Figure1: Mtb virulent lipids distinctly remodels the host membrane and nano-mechanical properties (A) Pseudo-colored GP images of THP-1 cellular cells in the presence of the indicated concentration of Mtb lipids for 4 h. (B) Global GP distribution from the stack of GP images (n = 90, N= 3) deconvoluted by fitting Gaussian distributions. (C) Membrane fluidity of THP-1 cellular membrane before and after treatment with mycobacterial lipids. D) Reduced membrane microviscosity of Mtb lipid treated THP-1 cell membrane. Control and Mtb lipid treated THP-1 cells were labeled with DPH (4 μM) and the fluorescence anisotropy were measured. (E) Comparison of the normalized area ratios for selected peaks of the FTIR spectra in control cells and cells treated with Mtb lipids (10 μg/mL) for 4h. (E) Lipid peroxidation (A1146/A2957) (F) Protein phosphorylation (G) Elastic moduli distribution of THP-1 cells in the absence and presence of Mtb lipids (H) Relative frequency of membrane tether forces in control and cells treated with different Mtb lipids both were fitted with a log-normal distribution. (I) LC-3 expression was observed in Mtb lipid treated THP-1 cells and was absent in control cells.

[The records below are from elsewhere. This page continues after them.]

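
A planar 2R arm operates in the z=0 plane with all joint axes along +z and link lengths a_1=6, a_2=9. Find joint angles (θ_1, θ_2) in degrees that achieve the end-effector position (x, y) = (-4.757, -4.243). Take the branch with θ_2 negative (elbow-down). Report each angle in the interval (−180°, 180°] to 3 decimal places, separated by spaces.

-44.995 -135.000

cos θ_2 = (40.6321−6²−9²)/(2·6·9) = -0.7071; θ_2 = -135.0003° (elbow-down)
β = atan2(-4.2430,-4.7570) = -138.2687°; ψ = atan2(-6.3639,-0.3640) = -93.2735°
θ_1 = β − ψ = -44.9951°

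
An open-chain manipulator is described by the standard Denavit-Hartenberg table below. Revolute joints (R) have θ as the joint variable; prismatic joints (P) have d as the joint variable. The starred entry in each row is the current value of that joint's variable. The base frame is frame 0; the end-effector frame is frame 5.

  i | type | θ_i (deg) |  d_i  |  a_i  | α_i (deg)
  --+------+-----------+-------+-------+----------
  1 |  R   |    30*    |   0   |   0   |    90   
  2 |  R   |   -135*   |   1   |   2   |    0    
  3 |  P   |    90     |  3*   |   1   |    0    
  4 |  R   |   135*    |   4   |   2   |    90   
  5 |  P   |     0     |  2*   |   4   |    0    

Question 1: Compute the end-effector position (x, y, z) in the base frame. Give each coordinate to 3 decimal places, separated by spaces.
5.120 -6.282 3.879

after link 1: o_1 = (0.0000, 0.0000, 0.0000)
after link 2: o_2 = (-0.7247, -1.5731, -1.4142)
after link 3: o_3 = (1.3876, -3.8177, -2.1213)
after link 4: o_4 = (3.3876, -7.2818, -0.1213)
after link 5: o_5 = (5.1197, -6.2818, 3.8787)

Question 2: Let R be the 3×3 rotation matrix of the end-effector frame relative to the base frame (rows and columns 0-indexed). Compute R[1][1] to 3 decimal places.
End-effector y-axis (col 1 of R) = (0.5000,-0.8660,0.0000)
R[1][1] = -0.8660

-0.866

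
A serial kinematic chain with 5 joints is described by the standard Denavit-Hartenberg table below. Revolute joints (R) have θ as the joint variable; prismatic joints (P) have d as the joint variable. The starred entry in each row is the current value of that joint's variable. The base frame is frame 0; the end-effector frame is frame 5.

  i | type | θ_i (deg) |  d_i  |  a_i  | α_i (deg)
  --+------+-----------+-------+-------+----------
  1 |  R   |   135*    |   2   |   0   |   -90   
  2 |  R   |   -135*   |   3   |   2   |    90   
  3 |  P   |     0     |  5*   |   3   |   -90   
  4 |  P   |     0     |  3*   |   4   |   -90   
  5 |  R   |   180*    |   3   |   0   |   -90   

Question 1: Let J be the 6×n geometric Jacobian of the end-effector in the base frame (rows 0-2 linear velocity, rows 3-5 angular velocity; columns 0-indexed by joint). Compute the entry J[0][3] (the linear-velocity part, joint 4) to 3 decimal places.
prismatic axis z_3 = (-0.7071,-0.7071,0.0000)
J_v[:, 3] = z_3; J_ω[:, 3] = (0,0,0)
entry J[0][3] = -0.7071

-0.707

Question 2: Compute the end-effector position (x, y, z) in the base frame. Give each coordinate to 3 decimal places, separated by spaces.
1.257 -9.743 6.950

after link 1: o_1 = (0.0000, 0.0000, 2.0000)
after link 2: o_2 = (-1.1213, -3.1213, 3.4142)
after link 3: o_3 = (2.8787, -7.1213, 2.0000)
after link 4: o_4 = (2.7574, -11.2426, 4.8284)
after link 5: o_5 = (1.2574, -9.7426, 6.9497)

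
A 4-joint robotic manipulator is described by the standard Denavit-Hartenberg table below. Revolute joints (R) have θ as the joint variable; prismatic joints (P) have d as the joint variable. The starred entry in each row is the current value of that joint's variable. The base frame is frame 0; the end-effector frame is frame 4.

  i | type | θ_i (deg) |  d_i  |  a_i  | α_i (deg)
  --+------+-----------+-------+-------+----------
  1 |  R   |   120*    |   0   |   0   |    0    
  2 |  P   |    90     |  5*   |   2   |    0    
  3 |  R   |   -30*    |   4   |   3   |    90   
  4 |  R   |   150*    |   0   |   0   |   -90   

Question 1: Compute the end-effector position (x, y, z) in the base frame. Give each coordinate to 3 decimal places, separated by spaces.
after link 1: o_1 = (0.0000, 0.0000, 0.0000)
after link 2: o_2 = (-1.7321, -1.0000, 5.0000)
after link 3: o_3 = (-4.7321, -1.0000, 9.0000)
after link 4: o_4 = (-4.7321, -1.0000, 9.0000)

-4.732 -1.000 9.000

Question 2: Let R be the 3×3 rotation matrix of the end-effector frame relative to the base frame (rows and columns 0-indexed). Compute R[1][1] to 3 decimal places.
End-effector y-axis (col 1 of R) = (-0.0000,-1.0000,-0.0000)
R[1][1] = -1.0000

-1.000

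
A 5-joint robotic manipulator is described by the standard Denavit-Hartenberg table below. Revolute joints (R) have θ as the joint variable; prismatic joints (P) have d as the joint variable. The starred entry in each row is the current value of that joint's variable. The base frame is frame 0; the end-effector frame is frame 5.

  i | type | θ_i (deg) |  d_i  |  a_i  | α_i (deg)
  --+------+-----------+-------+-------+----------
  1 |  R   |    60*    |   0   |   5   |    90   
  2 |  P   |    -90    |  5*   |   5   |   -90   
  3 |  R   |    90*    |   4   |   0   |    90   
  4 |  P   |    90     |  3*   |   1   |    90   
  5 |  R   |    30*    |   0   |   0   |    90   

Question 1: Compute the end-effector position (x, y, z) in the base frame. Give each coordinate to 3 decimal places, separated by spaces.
9.330 6.160 -8.000

after link 1: o_1 = (2.5000, 4.3301, 0.0000)
after link 2: o_2 = (6.8301, 1.8301, -5.0000)
after link 3: o_3 = (8.8301, 5.2942, -5.0000)
after link 4: o_4 = (9.3301, 6.1603, -8.0000)
after link 5: o_5 = (9.3301, 6.1603, -8.0000)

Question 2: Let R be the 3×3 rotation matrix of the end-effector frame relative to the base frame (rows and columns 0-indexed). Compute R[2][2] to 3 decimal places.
0.866

End-effector z-axis (col 2 of R) = (0.2500,0.4330,0.8660)
R[2][2] = 0.8660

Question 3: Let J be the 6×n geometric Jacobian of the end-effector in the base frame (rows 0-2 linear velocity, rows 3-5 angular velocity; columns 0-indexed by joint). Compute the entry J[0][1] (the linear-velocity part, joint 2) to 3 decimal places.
prismatic axis z_1 = (0.8660,-0.5000,0.0000)
J_v[:, 1] = z_1; J_ω[:, 1] = (0,0,0)
entry J[0][1] = 0.8660

0.866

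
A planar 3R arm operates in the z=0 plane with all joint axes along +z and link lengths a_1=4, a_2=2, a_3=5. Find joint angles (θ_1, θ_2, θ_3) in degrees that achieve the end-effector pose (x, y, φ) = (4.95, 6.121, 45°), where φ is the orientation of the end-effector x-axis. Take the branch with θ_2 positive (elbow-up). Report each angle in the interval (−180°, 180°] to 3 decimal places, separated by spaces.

wrist centre = target − a_3·(cos φ, sin φ) = (1.4145, 2.5855)
cos θ_2 = (8.6853−4²−2²)/(2·4·2) = -0.7072; θ_2 = 135.0048° (elbow-up)
β = atan2(2.5855,1.4145) = 61.3177°; ψ = atan2(1.4141,2.5857) = 28.6741°
θ_1 = β − ψ = 32.6435°
θ_3 = φ − θ_1 − θ_2 = -122.6483° (wrapped to (-180°,180°])

32.644 135.005 -122.648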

Novelty/Application of this research work:
We have generated a framework to answer questions on how M. tuberculosis uses its lipids to alter various mechanical and biochemical functions of the host cells. A substantial amount of M. tuberculosis genome and cellular machinery is used to synthesize and transport structurally diverse and complex lipid molecules on its outer surface. These chemically unique Mtb lipids were widely believed to regulate the permeability of bacterial membranes, protecting them from host-mediated defense mechanisms and antibiotics. However, the role of lipids in hijacking the host molecular machinery to facilitate its pathogenesis and survival is becoming increasingly evident. Elucidating the mechanisms of Mtb lipid-mediated host cell membrane alterations could identify novel therapeutic targets. Our results identified a novel strategy adopted by Mtb to regulate the synthesis of its atypical virulent lipids at distinct stages of the bacterial life-cycle and its interactions with host components, dictating the final biological outcome. These observations provide a novel lipid-centric paradigm of Mtb pathogenesis amenable to pharmacological inhibition. We also believe that these findings will provide a reference for future studies exploring the host components affected by virulent bacterial lipids.